Obstructive Sleep Apnea (OSA) occurs when throat muscles relax during sleep and block the airways. Therefore breathing is interrupted, which makes the individual snore and wake up, gasping for air. People who suffer from sleep apnea experience up to 30 pauses in breathing during a single night. They wake up tired, wrestle with daytime fatigue, and are at higher risk of having problems with arrhythmia, high blood pressure, and heart failure.

Dr. Atul Malhotra, associate professor at Harvard Medical School and sleep specialist at Brigham and Women's Hospital notes that "Over time, OSA exposes the heart and circulation to harmful stimuli that may cause or contribute to the progression of most cardiovascular diseases."

When you fight for your breath during sleep, the body gets into a state of stress. Its functions are on high alert as it releases adrenaline and cortisol (stress hormones) to tackle the shortage of oxygen. When this continually occurs, the levels of adrenaline don’t drop, resulting in high blood pressure.

Studies corroborated that treating OSA reduces the risk of cardiovascular disease.

Moreover, research supports the correlation between insomnia and the risk of heart disease. Shifts in sleep duration have a significant impact on developing heart disease.


Insomnia is a type of sleep disturbance characterized by difficulty in falling asleep, staying asleep, or the absence of restorative sleep (REM sleep). Insomniacs are at a 45% higher risk of suffering and dying from cardiovascular disease compared to those who don’t struggle with this type of sleep disorder.

Chronic sleep loss leads to a metabolic and chemical imbalance in the body. It is associated with elevated levels of inflammatory substances which the body releases in the urge to boost the weakened immune system due to sleep restriction and lack of recovery sleep. Doctors caution that impairment of metabolic hormones and an overflow of stress hormones increase the risk of cardiovascular disease.
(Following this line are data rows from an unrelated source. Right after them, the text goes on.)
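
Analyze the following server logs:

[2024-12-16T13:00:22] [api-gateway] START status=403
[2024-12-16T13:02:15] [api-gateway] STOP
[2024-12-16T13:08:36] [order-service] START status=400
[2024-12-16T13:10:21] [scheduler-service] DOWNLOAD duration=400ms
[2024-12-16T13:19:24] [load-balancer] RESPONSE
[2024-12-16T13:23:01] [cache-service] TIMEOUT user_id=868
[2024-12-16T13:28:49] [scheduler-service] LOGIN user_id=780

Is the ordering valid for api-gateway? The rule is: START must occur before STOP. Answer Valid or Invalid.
Valid

To validate ordering:

1. Required order: START → STOP
2. Rule: START must occur before STOP
3. Check actual order of events for api-gateway
4. Result: Valid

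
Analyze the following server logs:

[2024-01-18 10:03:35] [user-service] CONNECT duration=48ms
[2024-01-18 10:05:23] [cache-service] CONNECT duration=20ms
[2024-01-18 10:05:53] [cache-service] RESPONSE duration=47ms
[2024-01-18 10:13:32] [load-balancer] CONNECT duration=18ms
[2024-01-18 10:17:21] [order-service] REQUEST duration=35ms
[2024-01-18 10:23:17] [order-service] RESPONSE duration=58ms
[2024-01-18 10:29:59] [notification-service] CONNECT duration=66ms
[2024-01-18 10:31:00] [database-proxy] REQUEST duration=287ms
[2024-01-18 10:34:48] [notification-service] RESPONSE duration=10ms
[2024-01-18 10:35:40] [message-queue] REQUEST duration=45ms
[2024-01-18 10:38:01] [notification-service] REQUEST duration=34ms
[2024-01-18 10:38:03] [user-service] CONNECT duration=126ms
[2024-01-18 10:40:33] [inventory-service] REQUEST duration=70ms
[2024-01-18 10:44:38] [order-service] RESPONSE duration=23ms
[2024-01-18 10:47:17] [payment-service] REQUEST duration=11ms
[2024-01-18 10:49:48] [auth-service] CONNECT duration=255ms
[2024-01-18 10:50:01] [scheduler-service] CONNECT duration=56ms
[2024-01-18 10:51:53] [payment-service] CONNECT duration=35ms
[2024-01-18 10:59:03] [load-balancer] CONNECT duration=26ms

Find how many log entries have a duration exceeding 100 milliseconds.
3

To count timeouts:

1. Threshold: 100ms
2. Extract duration from each log entry
3. Count entries where duration > 100
4. Timeout count: 3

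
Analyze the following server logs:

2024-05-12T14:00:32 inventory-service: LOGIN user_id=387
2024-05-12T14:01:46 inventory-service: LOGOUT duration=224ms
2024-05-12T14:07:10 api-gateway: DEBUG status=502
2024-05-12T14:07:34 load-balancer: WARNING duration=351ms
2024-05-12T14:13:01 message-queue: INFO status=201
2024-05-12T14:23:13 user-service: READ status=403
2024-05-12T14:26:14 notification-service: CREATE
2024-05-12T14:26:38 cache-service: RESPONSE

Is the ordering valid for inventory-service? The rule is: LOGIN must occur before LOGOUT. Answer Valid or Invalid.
Valid

To validate ordering:

1. Required order: LOGIN → LOGOUT
2. Rule: LOGIN must occur before LOGOUT
3. Check actual order of events for inventory-service
4. Result: Valid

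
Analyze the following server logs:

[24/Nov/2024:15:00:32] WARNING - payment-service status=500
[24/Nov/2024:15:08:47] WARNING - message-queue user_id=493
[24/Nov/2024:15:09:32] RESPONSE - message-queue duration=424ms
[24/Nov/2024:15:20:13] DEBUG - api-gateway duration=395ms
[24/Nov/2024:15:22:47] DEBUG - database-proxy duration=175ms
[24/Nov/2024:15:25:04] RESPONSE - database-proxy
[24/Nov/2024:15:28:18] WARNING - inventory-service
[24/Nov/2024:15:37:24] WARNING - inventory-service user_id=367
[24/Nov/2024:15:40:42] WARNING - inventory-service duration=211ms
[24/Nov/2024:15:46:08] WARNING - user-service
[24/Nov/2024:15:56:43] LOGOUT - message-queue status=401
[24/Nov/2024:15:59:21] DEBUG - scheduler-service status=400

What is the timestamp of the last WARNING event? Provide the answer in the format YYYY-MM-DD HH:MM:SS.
2024-11-24 15:46:08

To find the last event:

1. Filter for all WARNING events
2. Sort by timestamp
3. Select the last one
4. Timestamp: 2024-11-24 15:46:08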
While low-quality sleepers are more likely to suffer from heart disease, the silver lining is that the quality and quantity of sleep patterns are indeed, impacted by a range of cultural, social, physiological, and environmental influences. This powerful reflection leaves the space for altering lifestyle to introduce the changes necessary to improve the quality of sleep, bolster health, extend longevity, and fuel cognitive performance.